Scientists are studying a variety of drought-resistant plants to unlock the mystery of CAM photosynthesis. For this work, the ORNL-led team sequenced the genome of Kalanchoë fedtschenkoi, an emerging model for CAM genomics research because of its relatively small genome and amenability to genetic modification. They have investigated and compared the genomes of K fedtschenkoi, Phalaenopsis equestris (orchid) and Ananas comosus (pineapple) using ORNL’s Titan supercomputer.
“It is widely accepted that some unrelated plants exhibit similar characteristics under similar environmental conditions, a process known as convergent evolution,” said the co-author.
As part of the research, the team of scientists have identified 60 genes that exhibited convergent evolution in CAM species, including convergent daytime and night-time gene expression changes in 54 genes, as well as protein sequence convergence in six genes.
The researchers discovered a novel variant of phosphoenolpyruvate carboxylase, or PEPC.
PEPC is an important worker enzyme which is responsible for the night-time fixation of carbon dioxide into malic acid. And then, malic acid is converted back to carbon dioxide for photosynthesis during the day.
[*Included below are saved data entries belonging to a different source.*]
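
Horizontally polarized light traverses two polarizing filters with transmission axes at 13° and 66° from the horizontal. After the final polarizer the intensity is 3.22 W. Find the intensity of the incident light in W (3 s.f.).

I₁ = I₀ cos²(13° − 0°) = I₀ cos²(13°) = 0.9494 I₀.
I₂ = I₁ cos²(66° − 13°) = 0.9494 I₀ · cos²(53°) = 0.3439 I₀.
So 3.22 W = 0.3439 I₀, giving I₀ = 3.22/0.3439 = 9.364 W.

I₀ ≈ 9.36 W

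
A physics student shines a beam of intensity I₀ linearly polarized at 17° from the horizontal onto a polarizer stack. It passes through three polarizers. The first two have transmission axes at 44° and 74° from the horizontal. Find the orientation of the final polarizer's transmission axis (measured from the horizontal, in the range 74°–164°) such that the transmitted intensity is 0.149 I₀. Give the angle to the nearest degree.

θ ≈ 134°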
“These convergent changes in gene expression and protein sequences could be introduced into plants that rely on traditional photosynthesis, accelerating their evolution to become more water-use efficient,” said Xiaohan.
To address concerns over freshwater, engineering CAM photosynthesis into food and energy crops could reduce agricultural water use and boost crops’ resilience when the water supply is less than desirable.
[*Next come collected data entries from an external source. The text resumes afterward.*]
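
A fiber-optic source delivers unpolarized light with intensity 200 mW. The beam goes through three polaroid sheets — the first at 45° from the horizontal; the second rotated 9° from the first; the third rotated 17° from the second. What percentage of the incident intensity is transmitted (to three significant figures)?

≈ 44.6%

Unpolarized light through the first polarizer → I₁ = 200 mW/2 = 100 mW, polarized at 45°.
I₂ = I₁ · cos²(9°) = 100 · 0.9755 = 97.55 mW.
I₃ = I₂ · cos²(17°) = 97.55 · 0.9145 = 89.21 mW.
That is 44.61% of the incident intensity.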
Co-author and chief executive officer of the Center for Bioenergy Innovation, Jerry Tuskan, explained, “studying the genome of water-efficient plants may also provide insights into a plant’s ability to use slightly saline water and maintain growth under higher temperature and lower clean water availability.” He further added, “if we can identify the mechanisms for water-use efficiency, we could move this trait into agronomic plants, supply non-potable water as irrigation to those plants and save the clean water for drinking.”